Electronic Discovery – Keyword Searches

keyword searches

After electronic discovery has been “processed” and “indexed“, the legal team can then perform “keyword searches”. Although there is much debate in our industry about the proficiency and accuracy of performing keyword searches to isolate subsets of data to be reviewed and analyzed, prior to production, the legal team performs numerous keyword searches, throughout a litigation matter, in an effort to locate specific documents related to the case.

I believe there is an art to keyword searches.

It is a best practice to learn some basic syntax (format or pattern). The syntax will differ slightly depending on the document database software.

Here are some techniques you can research to learn more. I suggest running test searches in any database you have access to, including Google.

  1. Less is more. Try using as few keywords as possible in your initial searches.
  2. Add quotes to search for phrases. For example: “keyword searches” vs. keyword searches. These will yield different results.
  3. Use boolean operators. For example: OR, AND, NOT.
  4. Avoid using noise words or stop words.
  5. Be careful using wildcards (will*) and avoid using wildcards at the beginning of a keyword.
  6. Test several levels of fuzzy searching.
  7. Find out how your document database software handles a space or a special character (&, !, #).
  8. Take advantage of proximity searches (board w/2 game).
  9. Use parens to clarify which comes first. For example: ((Jim OR James) w/2 Wood).
  10. Avoid searching for company names or acronyms that are repeated over and over in document footers.

To learn more about search syntax, check out this Fast Tip Friday tutorial I recorded entitled Google Tips for Efficient Legal Research.

If you are asking your service provider to perform keyword searches, you should expect to receive an Excel report that displays five to ten columns of totals per search term. Some of the columns might be:

Total Hits

Total Unique Hits (Documents where the term is the only hit)

Total Documents

Total Family Documents

Total Excel Files

Custodian

Date Range

The best way to get proficient in performing keyword searches, is to practice. It is a good feeling to be the person on the legal team who finds the “right” documents that assist the attorneys in practicing law.

 

    I am very passionate about helping legal professionals succeed. I even quit my day job to devote more time to mentoring! I want to encourage you to subscribe and join the LitSuppGuru community. I share humorous, informative, and time-sensitive emails above and beyond what appears on this site.

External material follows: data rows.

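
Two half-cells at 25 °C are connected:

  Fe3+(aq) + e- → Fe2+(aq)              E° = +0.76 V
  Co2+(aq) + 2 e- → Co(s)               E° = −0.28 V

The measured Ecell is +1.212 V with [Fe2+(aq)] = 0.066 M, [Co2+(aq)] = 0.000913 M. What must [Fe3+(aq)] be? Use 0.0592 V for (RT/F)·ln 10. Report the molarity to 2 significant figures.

The Fe³⁺/Fe²⁺ couple has the larger reduction potential, so it is the cathode: E°cell = +0.76 − (−0.28) = +1.04 V and n = 2.
From the Nernst equation, log Q = n(E° − E)/0.0592 = 2·(+1.04 − (+1.212))/0.0592 = −5.811.
For 2 Fe3+(aq) + Co(s) → 2 Fe2+(aq) + Co2+(aq), the reaction quotient is Q = ([Fe2+(aq)]^2·[Co2+(aq)]) / [Fe3+(aq)]^2.
Solving for the unknown gives log [Fe3+(aq)] = 0.205, so [Fe3+(aq)] ≈ 1.6 M.

1.6 M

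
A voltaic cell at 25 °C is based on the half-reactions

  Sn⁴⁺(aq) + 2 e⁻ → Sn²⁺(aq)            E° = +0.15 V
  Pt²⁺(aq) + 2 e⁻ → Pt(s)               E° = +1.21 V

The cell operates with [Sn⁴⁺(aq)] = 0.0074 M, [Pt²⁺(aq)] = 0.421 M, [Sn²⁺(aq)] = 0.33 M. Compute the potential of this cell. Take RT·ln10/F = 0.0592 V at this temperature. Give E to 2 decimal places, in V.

The Pt²⁺/Pt couple has the more positive E°, so it is the cathode; Sn⁴⁺/Sn²⁺ is the anode.
E°cell = E°cat − E°an = +1.21 − (+0.15) = +1.06 V; n = 2.
Balancing gives Pt²⁺(aq) + Sn²⁺(aq) → Pt(s) + Sn⁴⁺(aq); hence Q = [Sn⁴⁺(aq)] / ([Pt²⁺(aq)]·[Sn²⁺(aq)]) = 0.0533 (log Q = −1.274).
E = E° − (0.0592/n)·log Q = +1.06 − (0.0592/2)(−1.274) = +1.10 V.

+1.10 V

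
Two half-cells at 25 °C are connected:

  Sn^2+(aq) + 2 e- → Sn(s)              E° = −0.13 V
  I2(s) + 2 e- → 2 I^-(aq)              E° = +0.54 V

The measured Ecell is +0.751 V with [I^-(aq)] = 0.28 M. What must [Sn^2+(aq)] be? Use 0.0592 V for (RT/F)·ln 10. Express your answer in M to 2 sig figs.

The I₂/I⁻ couple has the larger reduction potential, so it is the cathode: E°cell = +0.54 − (−0.13) = +0.67 V and n = 2.
Since E = E° − (0.0592/n)·log Q, log Q = n(E° − E)/0.0592 = −2.736.
Balancing electrons gives I2(s) + Sn(s) → 2 I^-(aq) + Sn^2+(aq); thus Q = [I^-(aq)]^2·[Sn^2+(aq)].
Solving for the unknown gives log [Sn^2+(aq)] = −1.630, so [Sn^2+(aq)] ≈ 0.023 M.

0.023 M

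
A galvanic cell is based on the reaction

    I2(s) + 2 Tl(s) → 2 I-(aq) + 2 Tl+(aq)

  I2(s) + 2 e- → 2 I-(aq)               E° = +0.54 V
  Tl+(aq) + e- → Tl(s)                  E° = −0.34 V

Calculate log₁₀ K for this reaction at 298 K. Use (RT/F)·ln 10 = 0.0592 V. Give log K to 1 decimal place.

The I₂/I⁻ couple is reduced (cathode); E°cell = +0.54 − (−0.34) = +0.88 V with n = 2.
At equilibrium E = 0, so log K = nE°cell / 0.0592 = (2)(+0.88) / 0.0592 = 29.7.

log K = 29.7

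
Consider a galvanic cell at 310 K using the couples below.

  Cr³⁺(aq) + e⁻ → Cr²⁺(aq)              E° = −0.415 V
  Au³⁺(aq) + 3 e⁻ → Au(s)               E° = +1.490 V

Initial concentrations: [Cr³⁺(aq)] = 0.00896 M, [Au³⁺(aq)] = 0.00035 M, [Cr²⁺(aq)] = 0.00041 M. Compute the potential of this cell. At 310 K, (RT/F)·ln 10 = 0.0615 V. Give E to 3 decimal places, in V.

The Au³⁺/Au couple has the more positive E°, so it is the cathode; Cr³⁺/Cr²⁺ is the anode.
E°cell = +1.490 − (−0.415) = +1.905 V, with n = 3 electrons transferred.
Balancing gives Au³⁺(aq) + 3 Cr²⁺(aq) → Au(s) + 3 Cr³⁺(aq); hence Q = [Cr³⁺(aq)]^3 / ([Au³⁺(aq)]·[Cr²⁺(aq)]^3) = 2.98×10^7 (log Q = 7.475).
Applying E = E° − (RT ln10/nF)·log Q gives +1.905 − (0.0615/3)(7.475) = +1.752 V.

+1.752 V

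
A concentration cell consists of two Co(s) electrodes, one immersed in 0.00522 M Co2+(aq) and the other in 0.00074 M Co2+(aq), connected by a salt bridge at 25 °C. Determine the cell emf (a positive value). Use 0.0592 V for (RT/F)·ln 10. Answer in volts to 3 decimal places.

0.025 V

For a concentration cell E°cell = 0, since both electrodes use the same couple.
The compartment with the higher Co2+(aq) concentration (0.00522 M) acts as the cathode; ions are reduced there and produced at the dilute (0.00074 M) anode.
With n = 2, Ecell = −(0.0592/2)·log([dilute]/[conc]) = −(0.0592/2)·log(0.00074/0.00522) = +0.025 V.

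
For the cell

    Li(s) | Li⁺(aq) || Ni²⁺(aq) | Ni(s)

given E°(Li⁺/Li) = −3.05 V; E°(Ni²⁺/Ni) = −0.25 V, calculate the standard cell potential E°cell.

+2.80 V

By convention the left-hand electrode in cell notation is the anode (oxidation) and the right-hand electrode is the cathode (reduction).
E°cell = E°(right) − E°(left) = −0.25 − (−3.05) = +2.80 V.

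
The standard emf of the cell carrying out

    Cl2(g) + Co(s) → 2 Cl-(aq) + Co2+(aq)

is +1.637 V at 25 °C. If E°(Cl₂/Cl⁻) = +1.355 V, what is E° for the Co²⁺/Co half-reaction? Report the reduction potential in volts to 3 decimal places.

−0.282 V

In the reaction as written the Cl₂/Cl⁻ couple is reduced (cathode) and Co²⁺/Co is oxidized (anode), so E°cell = E°(Cl₂/Cl⁻) − E°(Co²⁺/Co).
E°(Co²⁺/Co) = E°(cathode) − E°cell = +1.355 − (+1.637) = −0.282 V.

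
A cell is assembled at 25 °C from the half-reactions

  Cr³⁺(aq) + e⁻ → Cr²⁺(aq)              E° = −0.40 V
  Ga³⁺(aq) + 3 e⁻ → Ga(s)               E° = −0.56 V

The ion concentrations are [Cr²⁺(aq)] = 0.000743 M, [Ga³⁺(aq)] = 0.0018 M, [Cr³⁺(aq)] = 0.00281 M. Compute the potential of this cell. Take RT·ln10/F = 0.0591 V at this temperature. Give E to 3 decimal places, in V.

Cr³⁺/Cr²⁺ is reduced (cathode, E° = −0.40 V) and Ga³⁺/Ga is oxidized (anode).
E°cell = E°cat − E°an = −0.40 − (−0.56) = +0.16 V; n = 3.
The balanced reaction is 3 Cr³⁺(aq) + Ga(s) → 3 Cr²⁺(aq) + Ga³⁺(aq), so Q = ([Cr²⁺(aq)]^3·[Ga³⁺(aq)]) / [Cr³⁺(aq)]^3 = 3.33×10^−5 and log Q = −4.478.
Applying E = E° − (RT ln10/nF)·log Q gives +0.16 − (0.0591/3)(−4.478) = +0.248 V.

+0.248 V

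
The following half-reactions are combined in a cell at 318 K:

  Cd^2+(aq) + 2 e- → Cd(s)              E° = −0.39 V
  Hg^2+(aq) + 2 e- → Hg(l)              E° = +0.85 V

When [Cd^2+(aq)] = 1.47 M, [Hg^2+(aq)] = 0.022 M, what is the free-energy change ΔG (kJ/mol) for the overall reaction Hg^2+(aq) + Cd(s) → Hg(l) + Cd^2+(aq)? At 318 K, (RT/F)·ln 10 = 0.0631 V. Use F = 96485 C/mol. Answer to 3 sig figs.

−228 kJ/mol

E°cell = +0.85 − (−0.39) = +1.24 V; the balanced reaction transfers n = 2 electrons.
Q = [Cd^2+(aq)] / [Hg^2+(aq)] = 66.8, so log Q = 1.825 and E = +1.24 − (0.0631/2)(1.825) = +1.1824 V.
Then ΔG = −nFE = −2 × 96485 × +1.1824 J/mol = −228 kJ/mol.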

    Please note: I reserve the right to delete comments that are salesy, offensive or off-topic.

    • mgolab

      Very good, Amy. Some further considerations:
      a) consider the email footer text for your client, and the other side, and specifically consider whether any of your keywords are going to have hits in the footer.
      b) case sensitive searches – does the search engine treat everything as the same case
      c) non-alphabet characters ie numbers and other – can the search engine search these or does it exclude them
      d) proximity searches – is the proximity number looking for characters or words ie within 20 – what does 20 mean?
      e) have your searches split into separate granular searches – rather than group many terms together, have them separate – this can be tedious to administer (although remarkably your care factor on this diminishes dramatically if someone else is conducting the search) however the benefits are that you can determine which search terms are returning the largest results
      f) ask if the search engine has a word wheel function where you can test the search term against the corpus to see variants

      Matthew

      • Thank you for the additions, Matthew. The article could be a novel considering all the tips we could offer from experience, right?

        My favorite is E and I should write a separate article on F because I teach my students how valuable it can be.